In a small saucepan combine the cream and butter; place the pan over medium heat. Bring the mixture to a simmer, stirring occasionally, but don't allow it to boil.
With the food processor running, carefully pour the hot cream mixture through the feed tube into the white chocolate. Process the mixture until smooth, stopping to scrape the sides of the bowl if necessary. If the oil starts to separate from the white chocolate, continue to process until it becomes smooth again and has the thick texture of cake batter. Add the vanilla extract and process briefly to mix it in.
Scrape the white chocolate mixture into a bowl and chill in the refrigerator for 2 to 3 hours, or until very firm.
Dust your hands with powdered sugar. Form the white chocolate into balls, then roll one end of each ball between your palms and pinch it gently to make an egg shape. Place the eggs on a baking sheet covered with parchment paper or waxed paper. Refrigerate the eggs while you prepare the candy coating.

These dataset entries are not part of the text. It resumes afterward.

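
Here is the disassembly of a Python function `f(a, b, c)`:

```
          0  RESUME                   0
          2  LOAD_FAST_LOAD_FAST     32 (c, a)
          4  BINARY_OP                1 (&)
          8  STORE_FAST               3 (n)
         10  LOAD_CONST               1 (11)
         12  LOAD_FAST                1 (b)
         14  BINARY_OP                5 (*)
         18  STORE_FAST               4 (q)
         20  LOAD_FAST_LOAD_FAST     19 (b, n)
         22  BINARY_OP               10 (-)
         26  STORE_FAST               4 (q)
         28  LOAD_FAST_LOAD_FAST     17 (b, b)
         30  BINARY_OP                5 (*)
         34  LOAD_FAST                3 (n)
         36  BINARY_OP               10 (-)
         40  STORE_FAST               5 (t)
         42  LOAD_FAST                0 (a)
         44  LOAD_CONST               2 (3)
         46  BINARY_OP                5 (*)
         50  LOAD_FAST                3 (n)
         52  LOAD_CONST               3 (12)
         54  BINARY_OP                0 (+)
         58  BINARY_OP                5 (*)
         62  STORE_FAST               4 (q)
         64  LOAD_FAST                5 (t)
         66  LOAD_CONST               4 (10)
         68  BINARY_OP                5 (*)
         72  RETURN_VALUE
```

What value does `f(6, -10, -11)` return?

960

LOAD_FAST_LOAD_FAST c,a → push -11,6. Stack: [-11, 6]
BINARY_OP & → -11 & 6 = 4. Stack: [4]
STORE_FAST n → n=4. Stack: []
LOAD_CONST → push 11. Stack: [11]
LOAD_FAST b → push -10. Stack: [11, -10]
BINARY_OP * → 11 * -10 = -110. Stack: [-110]
STORE_FAST q → q=-110. Stack: []
LOAD_FAST_LOAD_FAST b,n → push -10,4. Stack: [-10, 4]
BINARY_OP - → -10 - 4 = -14. Stack: [-14]
STORE_FAST q → q=-14. Stack: []
LOAD_FAST_LOAD_FAST b,b → push -10,-10. Stack: [-10, -10]
BINARY_OP * → -10 * -10 = 100. Stack: [100]
LOAD_FAST n → push 4. Stack: [100, 4]
BINARY_OP - → 100 - 4 = 96. Stack: [96]
STORE_FAST t → t=96. Stack: []
LOAD_FAST a → push 6. Stack: [6]
LOAD_CONST → push 3. Stack: [6, 3]
BINARY_OP * → 6 * 3 = 18. Stack: [18]
LOAD_FAST n → push 4. Stack: [18, 4]
LOAD_CONST → push 12. Stack: [18, 4, 12]
BINARY_OP + → 4 + 12 = 16. Stack: [18, 16]
BINARY_OP * → 18 * 16 = 288. Stack: [288]
STORE_FAST q → q=288. Stack: []
LOAD_FAST t → push 96. Stack: [96]
LOAD_CONST → push 10. Stack: [96, 10]
BINARY_OP * → 96 * 10 = 960. Stack: [960]
RETURN_VALUE → return 960.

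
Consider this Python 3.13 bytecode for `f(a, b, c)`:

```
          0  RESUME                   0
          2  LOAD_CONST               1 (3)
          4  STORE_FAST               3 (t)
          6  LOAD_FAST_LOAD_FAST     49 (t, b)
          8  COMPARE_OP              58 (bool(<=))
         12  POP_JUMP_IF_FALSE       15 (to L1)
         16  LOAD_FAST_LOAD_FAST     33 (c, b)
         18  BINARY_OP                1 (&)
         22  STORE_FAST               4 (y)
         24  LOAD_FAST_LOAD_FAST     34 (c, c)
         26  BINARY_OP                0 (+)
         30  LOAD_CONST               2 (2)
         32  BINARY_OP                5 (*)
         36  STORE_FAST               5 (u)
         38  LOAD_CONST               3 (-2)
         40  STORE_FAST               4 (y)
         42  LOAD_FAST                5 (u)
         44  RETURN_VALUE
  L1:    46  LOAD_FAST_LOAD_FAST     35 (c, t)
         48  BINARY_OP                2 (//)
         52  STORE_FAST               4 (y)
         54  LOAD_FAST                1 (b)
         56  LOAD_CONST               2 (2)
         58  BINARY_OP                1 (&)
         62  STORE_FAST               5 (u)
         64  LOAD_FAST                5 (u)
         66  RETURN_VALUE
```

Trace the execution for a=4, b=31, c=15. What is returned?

60

LOAD_CONST → push 3. Stack: [3]
STORE_FAST t → t=3. Stack: []
LOAD_FAST_LOAD_FAST t,b → push 3,31. Stack: [3, 31]
COMPARE_OP bool(<=) → 3 vs 31 = True. Stack: [True]
POP_JUMP_IF_FALSE → pop True; no jump. Stack: []
LOAD_FAST_LOAD_FAST c,b → push 15,31. Stack: [15, 31]
BINARY_OP & → 15 & 31 = 15. Stack: [15]
STORE_FAST y → y=15. Stack: []
LOAD_FAST_LOAD_FAST c,c → push 15,15. Stack: [15, 15]
BINARY_OP + → 15 + 15 = 30. Stack: [30]
LOAD_CONST → push 2. Stack: [30, 2]
BINARY_OP * → 30 * 2 = 60. Stack: [60]
STORE_FAST u → u=60. Stack: []
LOAD_CONST → push -2. Stack: [-2]
STORE_FAST y → y=-2. Stack: []
LOAD_FAST u → push 60. Stack: [60]
RETURN_VALUE → return 60.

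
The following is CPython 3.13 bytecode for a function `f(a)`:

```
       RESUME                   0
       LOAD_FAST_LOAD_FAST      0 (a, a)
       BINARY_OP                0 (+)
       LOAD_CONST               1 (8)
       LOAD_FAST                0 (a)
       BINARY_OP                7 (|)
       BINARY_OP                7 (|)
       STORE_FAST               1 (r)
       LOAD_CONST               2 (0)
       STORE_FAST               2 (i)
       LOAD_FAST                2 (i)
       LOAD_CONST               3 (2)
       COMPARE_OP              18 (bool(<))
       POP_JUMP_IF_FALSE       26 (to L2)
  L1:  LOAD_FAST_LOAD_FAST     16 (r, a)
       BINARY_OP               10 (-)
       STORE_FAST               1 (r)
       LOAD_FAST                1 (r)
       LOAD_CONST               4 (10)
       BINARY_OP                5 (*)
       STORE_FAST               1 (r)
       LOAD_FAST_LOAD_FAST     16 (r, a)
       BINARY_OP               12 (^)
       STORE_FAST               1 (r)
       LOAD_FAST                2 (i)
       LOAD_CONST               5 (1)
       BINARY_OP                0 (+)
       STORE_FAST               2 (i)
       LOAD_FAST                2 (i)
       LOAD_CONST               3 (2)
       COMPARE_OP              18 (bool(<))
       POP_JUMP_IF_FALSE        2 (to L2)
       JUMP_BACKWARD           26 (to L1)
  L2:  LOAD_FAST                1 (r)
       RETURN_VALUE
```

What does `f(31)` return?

3231

LOAD_FAST_LOAD_FAST a,a → push 31,31. Stack: [31, 31]
BINARY_OP + → 31 + 31 = 62. Stack: [62]
LOAD_CONST → push 8. Stack: [62, 8]
LOAD_FAST a → push 31. Stack: [62, 8, 31]
BINARY_OP | → 8 | 31 = 31. Stack: [62, 31]
BINARY_OP | → 62 | 31 = 63. Stack: [63]
STORE_FAST r → r=63. Stack: []
LOAD_CONST → push 0. Stack: [0]
STORE_FAST i → i=0. Stack: []
LOAD_FAST i → push 0. Stack: [0]
LOAD_CONST → push 2. Stack: [0, 2]
COMPARE_OP bool(<) → 0 vs 2 = True. Stack: [True]
POP_JUMP_IF_FALSE → pop True; no jump. Stack: []
LOAD_FAST_LOAD_FAST r,a → push 63,31. Stack: [63, 31]
BINARY_OP - → 63 - 31 = 32. Stack: [32]
STORE_FAST r → r=32. Stack: []
LOAD_FAST r → push 32. Stack: [32]
LOAD_CONST → push 10. Stack: [32, 10]
BINARY_OP * → 32 * 10 = 320. Stack: [320]
STORE_FAST r → r=320. Stack: []
LOAD_FAST_LOAD_FAST r,a → push 320,31. Stack: [320, 31]
BINARY_OP ^ → 320 ^ 31 = 351. Stack: [351]
STORE_FAST r → r=351. Stack: []
LOAD_FAST i → push 0. Stack: [0]
LOAD_CONST → push 1. Stack: [0, 1]
BINARY_OP + → 0 + 1 = 1. Stack: [1]
STORE_FAST i → i=1. Stack: []
LOAD_FAST i → push 1. Stack: [1]
LOAD_CONST → push 2. Stack: [1, 2]
COMPARE_OP bool(<) → 1 vs 2 = True. Stack: [True]
POP_JUMP_IF_FALSE → pop True; no jump. Stack: []
LOAD_FAST_LOAD_FAST r,a → push 351,31. Stack: [351, 31]
BINARY_OP - → 351 - 31 = 320. Stack: [320]
STORE_FAST r → r=320. Stack: []
LOAD_FAST r → push 320. Stack: [320]
LOAD_CONST → push 10. Stack: [320, 10]
BINARY_OP * → 320 * 10 = 3200. Stack: [3200]
STORE_FAST r → r=3200. Stack: []
LOAD_FAST_LOAD_FAST r,a → push 3200,31. Stack: [3200, 31]
BINARY_OP ^ → 3200 ^ 31 = 3231. Stack: [3231]
STORE_FAST r → r=3231. Stack: []
LOAD_FAST i → push 1. Stack: [1]
LOAD_CONST → push 1. Stack: [1, 1]
BINARY_OP + → 1 + 1 = 2. Stack: [2]
STORE_FAST i → i=2. Stack: []
LOAD_FAST i → push 2. Stack: [2]
LOAD_CONST → push 2. Stack: [2, 2]
COMPARE_OP bool(<) → 2 vs 2 = False. Stack: [False]
POP_JUMP_IF_FALSE → pop False; jump. Stack: []
LOAD_FAST r → push 3231. Stack: [3231]
RETURN_VALUE → return 3231.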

Melt the white candy coating in the microwave in 30-second increments, stirring after every 30 seconds to prevent overheating. Divide the white coating between 3 bowls--you will work with 1 bowl at a time, so keep 2 in reserve and just work with 1 initially.
Place each color of candy coating disks in separate small bowls. Melt each color of candy coating.
Use a spoon to drizzle several different colors of candy coating on top of the first bowl of melted white coating. The colors will mix together as you dip the truffles, so try to choose colors that blend well and won't immediately produce a muddy color. Don't worry about swirling them together -- the dipping process will handle that!
Submerge a truffle completely in the coating. Use a fork or dipping tools to fish it out of the coating. As you bring it out of the bowl, swirl it around a little to make sure that the top is coated with a variety of colors. Place the truffle back on the baking sheet, and repeat with the next truffle.
After dipping several truffles, the candy coating colors in the bowl will become indistinct, so at this point, drizzle more colored candy coating on top of the white coating to get vibrant swirls. Repeat until the coating in the bowl is too low for dipping or until the white coating is no longer white. Scrape the coating out of the bowl (it can be saved and used for another purpose) and use your reserved bowls of white coating just like you did the first. Repeat this process, using different colors, until all of your truffles are dipped.
Refrigerate the tray to set the coating, about 15 minutes. For the best taste and texture, serve these truffles at room temperature.